Коробкин смотрел за их падением, не отрывая взгляда.
— Слушай, — сказал он, подняв глаза. — Хочешь, покажу.
— Что?
— Номер. Ну, не номер, а так… Часть, допустим. Ну, хочешь?
Я пожал плечами, сам не поняв даже и примерного смысла собственного движения. Кажется, и Коробкин не понял, но раздумывать и уточнять не стал, а вытянув из кармана носовой платок, расстелил его перед собой, присев на корточки. Потом осторожно пересыпал камешки из шляпы на платок, аккуратно подровняв сложившуюся горку, встал, сделал несколько шагов к морю и поставил шляпу почти у самой кромки берега; вернувшись к платку, сел перед ним, спиной к воде, в прежней своей восточно-созерцательной позе.
Посидев так с полминуты перед платком в полной неподвижности, он вдруг неожиданно ловко взял камень из горки и бросил его за спину, взял второй, третий… Камешки, описывая высокую дугу, летели через равные промежутки и падали в нескольких всего сантиметрах от шляпы; может быть, только один или два попали внутрь.
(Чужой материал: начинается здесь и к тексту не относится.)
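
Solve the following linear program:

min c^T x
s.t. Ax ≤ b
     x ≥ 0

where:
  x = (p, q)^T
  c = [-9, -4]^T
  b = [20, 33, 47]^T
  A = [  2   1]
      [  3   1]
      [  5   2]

Evaluate the objective at each vertex of the feasible region:
  z(0, 0) = 0
  z(9.4, 0) = -84.6
  z(7, 6) = -87  ←
  z(0, 20) = -80
The minimum is at p = 7, q = 6.

p = 7, q = 6, z = -87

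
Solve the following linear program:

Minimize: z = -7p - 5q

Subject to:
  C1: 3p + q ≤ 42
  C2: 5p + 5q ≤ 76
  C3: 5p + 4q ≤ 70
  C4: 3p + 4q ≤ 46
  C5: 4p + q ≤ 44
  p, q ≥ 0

Evaluate the objective at each vertex of the feasible region:
  z(0, 0) = 0
  z(11, 0) = -77
  z(10, 4) = -90  ←
  z(0, 11.5) = -57.5
The minimum is at p = 10, q = 4.

p = 10, q = 4, z = -90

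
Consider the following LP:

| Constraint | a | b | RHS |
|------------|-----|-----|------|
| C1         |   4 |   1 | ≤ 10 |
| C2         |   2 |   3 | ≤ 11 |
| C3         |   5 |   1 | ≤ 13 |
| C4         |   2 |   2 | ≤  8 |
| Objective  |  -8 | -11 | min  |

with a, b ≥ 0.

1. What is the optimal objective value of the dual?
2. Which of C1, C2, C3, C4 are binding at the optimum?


1. -41
2. C2, C4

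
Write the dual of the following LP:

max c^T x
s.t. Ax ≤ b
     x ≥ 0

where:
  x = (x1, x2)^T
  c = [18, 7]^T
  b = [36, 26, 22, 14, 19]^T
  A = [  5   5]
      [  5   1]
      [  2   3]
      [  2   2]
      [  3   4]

Primal max cᵀx s.t. Ax ≤ b, x ≥ 0  →  Dual min bᵀy s.t. Aᵀy ≥ c, y ≥ 0.

Minimize: z = 36y1 + 26y2 + 22y3 + 14y4 + 19y5

Subject to:
  5y1 + 5y2 + 2y3 + 2y4 + 3y5 ≥ 18
  5y1 + y2 + 3y3 + 2y4 + 4y5 ≥ 7
  y1, y2, y3, y4, y5 ≥ 0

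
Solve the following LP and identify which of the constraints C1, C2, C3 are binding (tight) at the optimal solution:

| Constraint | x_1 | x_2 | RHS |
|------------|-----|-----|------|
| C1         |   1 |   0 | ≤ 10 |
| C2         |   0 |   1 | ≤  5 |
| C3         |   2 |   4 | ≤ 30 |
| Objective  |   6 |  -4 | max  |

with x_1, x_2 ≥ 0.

At x_1 = 10, x_2 = 0, compute slack b - a·x for each constraint:
  C1: 10 − 10 = 0  (binding)
  C2: 5 − 0 = 5  (slack)
  C3: 30 − 20 = 10  (slack)

Optimal: x_1 = 10, x_2 = 0
Binding: C1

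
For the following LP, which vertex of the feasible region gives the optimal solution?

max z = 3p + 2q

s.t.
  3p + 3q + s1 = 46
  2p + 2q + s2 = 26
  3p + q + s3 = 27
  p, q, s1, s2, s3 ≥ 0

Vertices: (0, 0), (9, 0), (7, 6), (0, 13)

Evaluate the objective at each vertex of the feasible region:
  z(0, 0) = 0
  z(9, 0) = 27
  z(7, 6) = 33  ←
  z(0, 13) = 26
The maximum is at p = 7, q = 6.

(7, 6)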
Но не это привлекло меня: напрягая зрение, я смотрел в то место, куда падал очередной камешек, и хотя находился близко, не больше чем в трех шагах, не мог найти его глазами уже в самый, кажется, миг удара его об землю. Такие разные на ладони, они сливались в единую гальку берега, лишь только соприкасались со своими природными собратьями.